Kovelman:"I was amazed that Justice Kennedy really wrote it. I expected to see Justice Stevens write it as one of his last remarks as a Supreme Court Justice. Additionally, it is surprising that the Court came out so obviously to state that business methods are patentable subject matter. And then eventually the Supreme Court left it open and said this isn't the sole test. They didn't offer any extra test. We didn't believe they would, but they left it open clearly that the Federal Circuit isn't likely to be restricted by whatever the Supreme Court said, besides this isn't the sole test, and left it open for the Federal Circuit to return and see if they can get it right.

"The Justices have made it fairly clear they do not enjoy the wide scope of several patents. And, I think what happened, and a part of the delay isthey were trying to get their heads about how to do this. They did not really like how they had to return, but it came down with a flexible approach because of what the statute says and they applied what the statute says. And, finally, Justice Stevens said if Congress does not like it, it is up to them. They could change this."

PEC: So, Justice Stevens was against business method patents as a wide scope?

Kovelman:"[Yes] He was very, very obvious.

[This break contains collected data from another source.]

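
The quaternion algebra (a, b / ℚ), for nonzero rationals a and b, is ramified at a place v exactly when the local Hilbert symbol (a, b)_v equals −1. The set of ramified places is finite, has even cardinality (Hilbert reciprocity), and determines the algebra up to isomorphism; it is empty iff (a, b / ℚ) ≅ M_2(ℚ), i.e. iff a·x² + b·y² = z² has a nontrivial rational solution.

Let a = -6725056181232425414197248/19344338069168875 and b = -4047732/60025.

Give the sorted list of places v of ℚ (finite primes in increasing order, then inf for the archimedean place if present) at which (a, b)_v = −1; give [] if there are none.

(a, b) ≡ (-1190, -13) mod (ℚ^×)²; places V = {2, 3, 5, 7, 11, 13, 17, 31, 37, ∞}.
(a,b)_∞: sgn(-1190)=−, sgn(-13)=−, so -1.
(a,b)_17: α=-3, u≡4; β=0, v≡16 (mod 17); (4|17)=+1, (16|17)=+1; sign (−1)^0·+1^0·+1^-3 = +1.
(a,b)_13: α=4, u≡6; β=1, v≡3 (mod 13); (6|13)=-1, (3|13)=+1; sign (−1)^0·-1^1·+1^4 = -1.
(a,b)_37: α=-4, u≡17; β=0, v≡23 (mod 37); (17|37)=-1, (23|37)=-1; sign (−1)^0·-1^0·-1^-4 = +1.
(a,b)_11: α=4, u≡4; β=0, v≡9 (mod 11); (4|11)=+1, (9|11)=+1; sign (−1)^0·+1^0·+1^4 = +1.
(a,b)_2: α=15, β=2; u≡5, v≡3 (mod 8); ε(u)ε(v)=0·1, αω(v)=15·1, βω(u)=2·1; sum ≡ 1  ⇒  -1.
(a,b)_7: α=-5, u≡6; β=-4, v≡1 (mod 7); (6|7)=-1, (1|7)=+1; sign (−1)^0·-1^-4·+1^-5 = +1.
(a,b)_31: α=4, u≡14; β=2, v≡28 (mod 31); (14|31)=+1, (28|31)=+1; sign (−1)^0·+1^2·+1^4 = +1.
(a,b)_5: α=-3, u≡2; β=-2, v≡3 (mod 5); (2|5)=-1, (3|5)=-1; sign (−1)^0·-1^-2·-1^-3 = -1.
(a,b)_3: α=12, u≡1; β=4, v≡2 (mod 3); (1|3)=+1, (2|3)=-1; sign (−1)^0·+1^4·-1^12 = +1.
Ram(-1190, -13) = {2, 5, 13, ∞}; no ℚ_2-point on the conic.

[2, 5, 13, inf]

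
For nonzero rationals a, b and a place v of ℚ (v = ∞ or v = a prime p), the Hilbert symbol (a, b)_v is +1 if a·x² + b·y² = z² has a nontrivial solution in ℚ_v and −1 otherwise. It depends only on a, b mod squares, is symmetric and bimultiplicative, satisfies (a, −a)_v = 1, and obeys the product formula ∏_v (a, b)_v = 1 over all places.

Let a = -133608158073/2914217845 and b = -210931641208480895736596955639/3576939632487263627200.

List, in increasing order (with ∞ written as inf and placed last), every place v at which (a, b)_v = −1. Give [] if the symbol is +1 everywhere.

[2, 5, 31, inf]

(a, b) ≡ (-1172885, -234577) mod (ℚ^×)²; places V = {2, 3, 5, 7, 11, 13, 23, 29, 31, 47, ∞}.
(a,b)_7: α=-1, u≡4; β=-1, v≡5 (mod 7); (4|7)=+1, (5|7)=-1; sign (−1)^1·+1^-1·-1^-1 = +1.
(a,b)_11: α=-6, u≡1; β=-14, v≡5 (mod 11); (1|11)=+1, (5|11)=+1; sign (−1)^0·+1^-14·+1^-6 = +1.
(a,b)_13: α=4, u≡3; β=12, v≡5 (mod 13); (3|13)=+1, (5|13)=-1; sign (−1)^0·+1^12·-1^4 = +1.
(a,b)_29: α=0, u≡24; β=-2, v≡24 (mod 29); (24|29)=+1, (24|29)=+1; sign (−1)^0·+1^-2·+1^0 = +1.
(a,b)_31: α=1, u≡14; β=3, v≡2 (mod 31); (14|31)=+1, (2|31)=+1; sign (−1)^1·+1^3·+1^1 = -1.
(a,b)_23: α=1, u≡15; β=3, v≡6 (mod 23); (15|23)=-1, (6|23)=+1; sign (−1)^1·-1^3·+1^1 = +1.
(a,b)_47: α=-1, u≡28; β=1, v≡38 (mod 47); (28|47)=+1, (38|47)=-1; sign (−1)^1·+1^1·-1^-1 = +1.
(a,b)_2: α=0, β=-6; u≡3, v≡7 (mod 8); ε(u)ε(v)=1·1, αω(v)=0·0, βω(u)=-6·1; sum ≡ 1  ⇒  -1.
(a,b)_5: α=-1, u≡3; β=-2, v≡2 (mod 5); (3|5)=-1, (2|5)=-1; sign (−1)^0·-1^-2·-1^-1 = -1.
(a,b)_3: α=8, u≡1; β=12, v≡2 (mod 3); (1|3)=+1, (2|3)=-1; sign (−1)^0·+1^12·-1^8 = +1.
(a,b)_∞: sgn(-1172885)=−, sgn(-234577)=−, so -1.
Ram(-1172885, -234577) = {2, 5, 31, ∞}; no ℚ_2-point on the conic.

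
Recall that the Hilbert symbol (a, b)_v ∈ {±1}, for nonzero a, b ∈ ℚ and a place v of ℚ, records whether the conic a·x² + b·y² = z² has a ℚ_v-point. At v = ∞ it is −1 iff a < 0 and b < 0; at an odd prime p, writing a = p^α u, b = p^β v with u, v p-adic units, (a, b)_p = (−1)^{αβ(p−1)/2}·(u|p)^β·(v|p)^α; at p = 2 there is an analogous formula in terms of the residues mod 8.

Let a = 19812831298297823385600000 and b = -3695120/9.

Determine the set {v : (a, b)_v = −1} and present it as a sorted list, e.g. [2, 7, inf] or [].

[2, 5, 7, 11, 17, 19]

Mod squares: a ≡ 25935, b ≡ -230945. Check v ∈ {∞, 2, 3, 5, 7, 11, 13, 17, 19}.
v=5: a=5^5·(≡2), b=5^1·(≡4) mod 5; (2|5)=-1, (4|5)=+1; (−1)^{5·1·2}·(-1)^1·(+1)^5 = -1.
v=17: a=17^4·(≡7), b=17^1·(≡4) mod 17; (7|17)=-1, (4|17)=+1; (−1)^{4·1·8}·(-1)^1·(+1)^4 = -1.
v=7: a=7^1·(≡2), b=7^0·(≡6) mod 7; (2|7)=+1, (6|7)=-1; (−1)^{1·0·3}·(+1)^0·(-1)^1 = -1.
v=∞: 25935 > 0 and -230945 < 0  ⇒  (a,b)_∞ = +1.
v=13: a=13^3·(≡6), b=13^1·(≡2) mod 13; (6|13)=-1, (2|13)=-1; (−1)^{3·1·6}·(-1)^1·(-1)^3 = +1.
v=11: a=11^4·(≡7), b=11^1·(≡1) mod 11; (7|11)=-1, (1|11)=+1; (−1)^{4·1·5}·(-1)^1·(+1)^4 = -1.
v=2: v_2(a)=14, v_2(b)=4; units ≡ 7, 7 (mod 8); ε·ε+αω+βω = 1·1+14·0+4·0 ≡ 1  ⇒  (a,b)_2 = -1.
v=19: a=19^3·(≡1), b=19^1·(≡11) mod 19; (1|19)=+1, (11|19)=+1; (−1)^{3·1·9}·(+1)^1·(+1)^3 = -1.
v=3: a=3^1·(≡2), b=3^-2·(≡1) mod 3; (2|3)=-1, (1|3)=+1; (−1)^{1·-2·1}·(-1)^-2·(+1)^1 = +1.
(25935, -230945 / ℚ) ramifies at {2, 5, 7, 11, 17, 19}: a division algebra.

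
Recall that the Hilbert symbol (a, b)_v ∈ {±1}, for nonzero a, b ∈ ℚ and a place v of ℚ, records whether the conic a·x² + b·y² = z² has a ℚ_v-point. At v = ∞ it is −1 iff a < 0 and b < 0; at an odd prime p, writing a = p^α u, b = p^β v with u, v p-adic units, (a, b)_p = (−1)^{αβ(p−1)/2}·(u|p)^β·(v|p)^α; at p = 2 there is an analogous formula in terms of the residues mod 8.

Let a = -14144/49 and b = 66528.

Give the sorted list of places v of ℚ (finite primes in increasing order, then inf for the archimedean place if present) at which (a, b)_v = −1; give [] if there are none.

[7, 11, 13, 17]

(a, b) ≡ (-221, 462) mod (ℚ^×)²; places V = {2, 3, 7, 11, 13, 17, ∞}.
(a,b)_∞: sgn(-221)=−, sgn(462)=+, so +1.
(a,b)_13: α=1, u≡3; β=0, v≡7 (mod 13); (3|13)=+1, (7|13)=-1; sign (−1)^0·+1^0·-1^1 = -1.
(a,b)_3: α=0, u≡1; β=3, v≡1 (mod 3); (1|3)=+1, (1|3)=+1; sign (−1)^0·+1^3·+1^0 = +1.
(a,b)_11: α=0, u≡7; β=1, v≡9 (mod 11); (7|11)=-1, (9|11)=+1; sign (−1)^0·-1^1·+1^0 = -1.
(a,b)_2: α=6, β=5; u≡3, v≡7 (mod 8); ε(u)ε(v)=1·1, αω(v)=6·0, βω(u)=5·1; sum ≡ 0  ⇒  +1.
(a,b)_7: α=-2, u≡3; β=1, v≡5 (mod 7); (3|7)=-1, (5|7)=-1; sign (−1)^0·-1^1·-1^-2 = -1.
(a,b)_17: α=1, u≡8; β=0, v≡7 (mod 17); (8|17)=+1, (7|17)=-1; sign (−1)^0·+1^0·-1^1 = -1.
Ram(-221, 462) = {7, 11, 13, 17}; no ℚ_7-point on the conic.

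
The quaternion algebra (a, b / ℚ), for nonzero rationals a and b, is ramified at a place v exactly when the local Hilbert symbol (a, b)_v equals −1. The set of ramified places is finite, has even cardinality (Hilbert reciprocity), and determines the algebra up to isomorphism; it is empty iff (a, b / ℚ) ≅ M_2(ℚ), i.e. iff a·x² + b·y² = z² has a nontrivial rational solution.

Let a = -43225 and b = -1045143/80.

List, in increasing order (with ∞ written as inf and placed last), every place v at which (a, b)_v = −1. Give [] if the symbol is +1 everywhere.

(a, b) ≡ (-1729, -64515) mod (ℚ^×)²; places V = {2, 3, 5, 7, 11, 13, 17, 19, 23, ∞}.
(a,b)_19: α=1, u≡5; β=0, v≡7 (mod 19); (5|19)=+1, (7|19)=+1; sign (−1)^0·+1^0·+1^1 = +1.
(a,b)_5: α=2, u≡1; β=-1, v≡2 (mod 5); (1|5)=+1, (2|5)=-1; sign (−1)^0·+1^-1·-1^2 = +1.
(a,b)_13: α=1, u≡3; β=0, v≡9 (mod 13); (3|13)=+1, (9|13)=+1; sign (−1)^0·+1^0·+1^1 = +1.
(a,b)_11: α=0, u≡5; β=1, v≡9 (mod 11); (5|11)=+1, (9|11)=+1; sign (−1)^0·+1^1·+1^0 = +1.
(a,b)_∞: sgn(-1729)=−, sgn(-64515)=−, so -1.
(a,b)_17: α=0, u≡6; β=1, v≡15 (mod 17); (6|17)=-1, (15|17)=+1; sign (−1)^0·-1^1·+1^0 = -1.
(a,b)_23: α=0, u≡15; β=1, v≡9 (mod 23); (15|23)=-1, (9|23)=+1; sign (−1)^0·-1^1·+1^0 = -1.
(a,b)_7: α=1, u≡6; β=0, v≡2 (mod 7); (6|7)=-1, (2|7)=+1; sign (−1)^0·-1^0·+1^1 = +1.
(a,b)_3: α=0, u≡2; β=5, v≡2 (mod 3); (2|3)=-1, (2|3)=-1; sign (−1)^0·-1^5·-1^0 = -1.
(a,b)_2: α=0, β=-4; u≡7, v≡5 (mod 8); ε(u)ε(v)=1·0, αω(v)=0·1, βω(u)=-4·0; sum ≡ 0  ⇒  +1.
Ram(-1729, -64515) = {3, 17, 23, ∞}; no ℚ_3-point on the conic.

[3, 17, 23, inf]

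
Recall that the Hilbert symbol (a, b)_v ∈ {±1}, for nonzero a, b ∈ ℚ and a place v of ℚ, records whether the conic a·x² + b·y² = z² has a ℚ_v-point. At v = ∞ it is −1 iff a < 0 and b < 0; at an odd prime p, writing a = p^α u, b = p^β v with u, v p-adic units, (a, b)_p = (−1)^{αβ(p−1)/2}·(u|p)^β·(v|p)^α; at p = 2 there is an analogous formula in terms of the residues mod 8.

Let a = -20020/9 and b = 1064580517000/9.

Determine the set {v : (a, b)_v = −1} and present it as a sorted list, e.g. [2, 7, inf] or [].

(a, b) ≡ (-5005, 1285570) mod (ℚ^×)²; places V = {2, 3, 5, 7, 11, 13, 29, 31, ∞}.
(a,b)_13: α=1, u≡8; β=3, v≡3 (mod 13); (8|13)=-1, (3|13)=+1; sign (−1)^0·-1^3·+1^1 = -1.
(a,b)_2: α=2, β=3; u≡3, v≡1 (mod 8); ε(u)ε(v)=1·0, αω(v)=2·0, βω(u)=3·1; sum ≡ 1  ⇒  -1.
(a,b)_3: α=-2, u≡2; β=-2, v≡1 (mod 3); (2|3)=-1, (1|3)=+1; sign (−1)^0·-1^-2·+1^-2 = +1.
(a,b)_7: α=1, u≡5; β=2, v≡6 (mod 7); (5|7)=-1, (6|7)=-1; sign (−1)^0·-1^2·-1^1 = -1.
(a,b)_∞: sgn(-5005)=−, sgn(1285570)=+, so +1.
(a,b)_11: α=1, u≡8; β=1, v≡6 (mod 11); (8|11)=-1, (6|11)=-1; sign (−1)^1·-1^1·-1^1 = -1.
(a,b)_29: α=0, u≡15; β=1, v≡10 (mod 29); (15|29)=-1, (10|29)=-1; sign (−1)^0·-1^1·-1^0 = -1.
(a,b)_31: α=0, u≡11; β=1, v≡13 (mod 31); (11|31)=-1, (13|31)=-1; sign (−1)^0·-1^1·-1^0 = -1.
(a,b)_5: α=1, u≡4; β=3, v≡4 (mod 5); (4|5)=+1, (4|5)=+1; sign (−1)^0·+1^3·+1^1 = +1.
|Ram(-5005, 1285570)| = 6, even; anisotropic at {2, 7, 11, 13, 29, 31}.

[2, 7, 11, 13, 29, 31]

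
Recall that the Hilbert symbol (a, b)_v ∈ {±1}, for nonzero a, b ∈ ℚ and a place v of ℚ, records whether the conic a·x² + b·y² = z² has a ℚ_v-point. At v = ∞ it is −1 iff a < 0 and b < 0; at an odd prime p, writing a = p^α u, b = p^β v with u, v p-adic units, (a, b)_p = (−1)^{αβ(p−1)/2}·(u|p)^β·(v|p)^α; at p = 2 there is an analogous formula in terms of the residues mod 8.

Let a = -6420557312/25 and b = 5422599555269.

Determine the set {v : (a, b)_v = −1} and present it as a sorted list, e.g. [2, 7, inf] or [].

[2, 29, 31, 37]

Mod squares: a ≡ -29822, b ≡ 29. Check v ∈ {∞, 2, 5, 13, 29, 31, 37}.
v=2: v_2(a)=9, v_2(b)=0; units ≡ 1, 5 (mod 8); ε·ε+αω+βω = 0·0+9·1+0·0 ≡ 1  ⇒  (a,b)_2 = -1.
v=37: a=37^1·(≡17), b=37^2·(≡22) mod 37; (17|37)=-1, (22|37)=-1; (−1)^{1·2·18}·(-1)^2·(-1)^1 = -1.
v=31: a=31^1·(≡26), b=31^2·(≡29) mod 31; (26|31)=-1, (29|31)=-1; (−1)^{1·2·15}·(-1)^2·(-1)^1 = -1.
v=∞: -29822 < 0 and 29 > 0  ⇒  (a,b)_∞ = +1.
v=29: a=29^2·(≡2), b=29^3·(≡25) mod 29; (2|29)=-1, (25|29)=+1; (−1)^{2·3·14}·(-1)^3·(+1)^2 = -1.
v=5: a=5^-2·(≡3), b=5^0·(≡4) mod 5; (3|5)=-1, (4|5)=+1; (−1)^{-2·0·2}·(-1)^0·(+1)^-2 = +1.
v=13: a=13^1·(≡5), b=13^2·(≡9) mod 13; (5|13)=-1, (9|13)=+1; (−1)^{1·2·6}·(-1)^2·(+1)^1 = +1.
(-29822, 29 / ℚ) ramifies at {2, 29, 31, 37}: a division algebra.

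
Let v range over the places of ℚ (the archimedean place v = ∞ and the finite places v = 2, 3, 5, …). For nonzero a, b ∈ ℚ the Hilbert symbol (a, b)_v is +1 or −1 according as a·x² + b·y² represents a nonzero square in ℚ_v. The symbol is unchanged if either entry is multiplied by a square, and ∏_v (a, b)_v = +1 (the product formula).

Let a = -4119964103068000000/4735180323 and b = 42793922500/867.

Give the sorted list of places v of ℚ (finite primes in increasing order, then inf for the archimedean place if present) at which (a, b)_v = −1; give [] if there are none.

Mod squares: a ≡ -7336101, b ≡ 51352707. Check v ∈ {∞, 2, 3, 5, 7, 11, 17, 19, 29, 37, 41, 43, 53, 59}.
v=59: a=59^2·(≡18), b=59^0·(≡12) mod 59; (18|59)=-1, (12|59)=+1; (−1)^{2·0·29}·(-1)^0·(+1)^2 = +1.
v=43: a=43^1·(≡38), b=43^1·(≡9) mod 43; (38|43)=+1, (9|43)=+1; (−1)^{1·1·21}·(+1)^1·(+1)^1 = -1.
v=11: a=11^2·(≡7), b=11^0·(≡6) mod 11; (7|11)=-1, (6|11)=-1; (−1)^{2·0·5}·(-1)^0·(-1)^2 = +1.
v=17: a=17^-2·(≡3), b=17^-2·(≡16) mod 17; (3|17)=-1, (16|17)=+1; (−1)^{-2·-2·8}·(-1)^-2·(+1)^-2 = +1.
v=∞: -7336101 < 0 and 51352707 > 0  ⇒  (a,b)_∞ = +1.
v=19: a=19^-2·(≡10), b=19^0·(≡4) mod 19; (10|19)=-1, (4|19)=+1; (−1)^{-2·0·9}·(-1)^0·(+1)^-2 = +1.
v=2: v_2(a)=8, v_2(b)=2; units ≡ 3, 3 (mod 8); ε·ε+αω+βω = 1·1+8·1+2·1 ≡ 1  ⇒  (a,b)_2 = -1.
v=37: a=37^1·(≡12), b=37^1·(≡11) mod 37; (12|37)=+1, (11|37)=+1; (−1)^{1·1·18}·(+1)^1·(+1)^1 = +1.
v=3: a=3^-3·(≡2), b=3^-1·(≡1) mod 3; (2|3)=-1, (1|3)=+1; (−1)^{-3·-1·1}·(-1)^-1·(+1)^-3 = +1.
v=7: a=7^0·(≡2), b=7^1·(≡6) mod 7; (2|7)=+1, (6|7)=-1; (−1)^{0·1·3}·(+1)^1·(-1)^0 = +1.
v=5: a=5^6·(≡1), b=5^4·(≡3) mod 5; (1|5)=+1, (3|5)=-1; (−1)^{6·4·2}·(+1)^4·(-1)^6 = +1.
v=41: a=41^-2·(≡6), b=41^0·(≡9) mod 41; (6|41)=-1, (9|41)=+1; (−1)^{-2·0·20}·(-1)^0·(+1)^-2 = +1.
v=53: a=53^1·(≡12), b=53^1·(≡32) mod 53; (12|53)=-1, (32|53)=-1; (−1)^{1·1·26}·(-1)^1·(-1)^1 = +1.
v=29: a=29^1·(≡15), b=29^1·(≡10) mod 29; (15|29)=-1, (10|29)=-1; (−1)^{1·1·14}·(-1)^1·(-1)^1 = +1.
(-7336101, 51352707 / ℚ) ramifies at {2, 43}: a division algebra.

[2, 43]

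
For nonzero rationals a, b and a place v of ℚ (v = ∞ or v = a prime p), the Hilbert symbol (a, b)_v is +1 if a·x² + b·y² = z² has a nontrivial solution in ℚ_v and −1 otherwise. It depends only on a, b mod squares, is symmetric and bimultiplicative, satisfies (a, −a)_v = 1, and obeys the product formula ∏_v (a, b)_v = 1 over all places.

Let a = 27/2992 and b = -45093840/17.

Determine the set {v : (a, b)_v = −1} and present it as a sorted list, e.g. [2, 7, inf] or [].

(a, b) ≡ (561, -47912205) mod (ℚ^×)²; places V = {2, 3, 5, 11, 17, 19, 29, 31, ∞}.
(a,b)_2: α=-4, β=4; u≡1, v≡3 (mod 8); ε(u)ε(v)=0·1, αω(v)=-4·1, βω(u)=4·0; sum ≡ 0  ⇒  +1.
(a,b)_5: α=0, u≡1; β=1, v≡1 (mod 5); (1|5)=+1, (1|5)=+1; sign (−1)^0·+1^1·+1^0 = +1.
(a,b)_31: α=0, u≡23; β=1, v≡13 (mod 31); (23|31)=-1, (13|31)=-1; sign (−1)^0·-1^1·-1^0 = -1.
(a,b)_19: α=0, u≡3; β=1, v≡16 (mod 19); (3|19)=-1, (16|19)=+1; sign (−1)^0·-1^1·+1^0 = -1.
(a,b)_3: α=3, u≡1; β=1, v≡2 (mod 3); (1|3)=+1, (2|3)=-1; sign (−1)^1·+1^1·-1^3 = +1.
(a,b)_29: α=0, u≡17; β=1, v≡8 (mod 29); (17|29)=-1, (8|29)=-1; sign (−1)^0·-1^1·-1^0 = -1.
(a,b)_11: α=-1, u≡2; β=1, v≡3 (mod 11); (2|11)=-1, (3|11)=+1; sign (−1)^1·-1^1·+1^-1 = +1.
(a,b)_17: α=-1, u≡13; β=-1, v≡3 (mod 17); (13|17)=+1, (3|17)=-1; sign (−1)^0·+1^-1·-1^-1 = -1.
(a,b)_∞: sgn(561)=+, sgn(-47912205)=−, so +1.
Ram(561, -47912205) = {17, 19, 29, 31}; no ℚ_17-point on the conic.

[17, 19, 29, 31]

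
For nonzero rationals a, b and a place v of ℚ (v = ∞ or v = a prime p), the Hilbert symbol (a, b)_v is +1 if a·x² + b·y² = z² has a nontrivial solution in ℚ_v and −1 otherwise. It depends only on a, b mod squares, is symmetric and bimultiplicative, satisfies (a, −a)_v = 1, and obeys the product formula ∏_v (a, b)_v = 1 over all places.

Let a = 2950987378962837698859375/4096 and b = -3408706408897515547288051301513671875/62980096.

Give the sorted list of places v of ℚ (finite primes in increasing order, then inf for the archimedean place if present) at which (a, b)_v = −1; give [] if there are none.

[7, 11, 19, 23]

Mod squares: a ≡ 143, b ≡ -3059. Check v ∈ {∞, 2, 3, 5, 7, 11, 13, 19, 23, 31}.
v=7: a=7^2·(≡5), b=7^3·(≡1) mod 7; (5|7)=-1, (1|7)=+1; (−1)^{2·3·3}·(-1)^3·(+1)^2 = -1.
v=23: a=23^2·(≡11), b=23^3·(≡10) mod 23; (11|23)=-1, (10|23)=-1; (−1)^{2·3·11}·(-1)^3·(-1)^2 = -1.
v=5: a=5^6·(≡2), b=5^12·(≡4) mod 5; (2|5)=-1, (4|5)=+1; (−1)^{6·12·2}·(-1)^12·(+1)^6 = +1.
v=11: a=11^1·(≡7), b=11^2·(≡8) mod 11; (7|11)=-1, (8|11)=-1; (−1)^{1·2·5}·(-1)^2·(-1)^1 = -1.
v=19: a=19^4·(≡2), b=19^5·(≡10) mod 19; (2|19)=-1, (10|19)=-1; (−1)^{4·5·9}·(-1)^5·(-1)^4 = -1.
v=3: a=3^4·(≡2), b=3^4·(≡1) mod 3; (2|3)=-1, (1|3)=+1; (−1)^{4·4·1}·(-1)^4·(+1)^4 = +1.
v=31: a=31^0·(≡9), b=31^-2·(≡16) mod 31; (9|31)=+1, (16|31)=+1; (−1)^{0·-2·15}·(+1)^-2·(+1)^0 = +1.
v=13: a=13^7·(≡11), b=13^10·(≡12) mod 13; (11|13)=-1, (12|13)=+1; (−1)^{7·10·6}·(-1)^10·(+1)^7 = +1.
v=2: v_2(a)=-12, v_2(b)=-16; units ≡ 7, 5 (mod 8); ε·ε+αω+βω = 1·0+-12·1+-16·0 ≡ 0  ⇒  (a,b)_2 = +1.
v=∞: 143 > 0 and -3059 < 0  ⇒  (a,b)_∞ = +1.
|Ram(143, -3059)| = 4, even; anisotropic at {7, 11, 19, 23}.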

I believe he said,'More precisely, even though a procedure isn't patent eligible simply because it's helpful for conducting business...' He claimed that it simply refers to a way of conducting business, and doesn't qualify as a procedure under Section 101. That's his choice. Had he composed the majority, we would have had a very different conversation."

PEC: Anything else on your mind for our readers?

Kovelman:"Anyone who's interested in protecting their [patent] rights ought to proceed and assume that it is kind of a status quo. We have gotten some caution, but there is definitely some uncertainty and a few unanswered questions. Based on how you wish to secure your technology, you need to proceed like method patents will continue [to be] around for some time."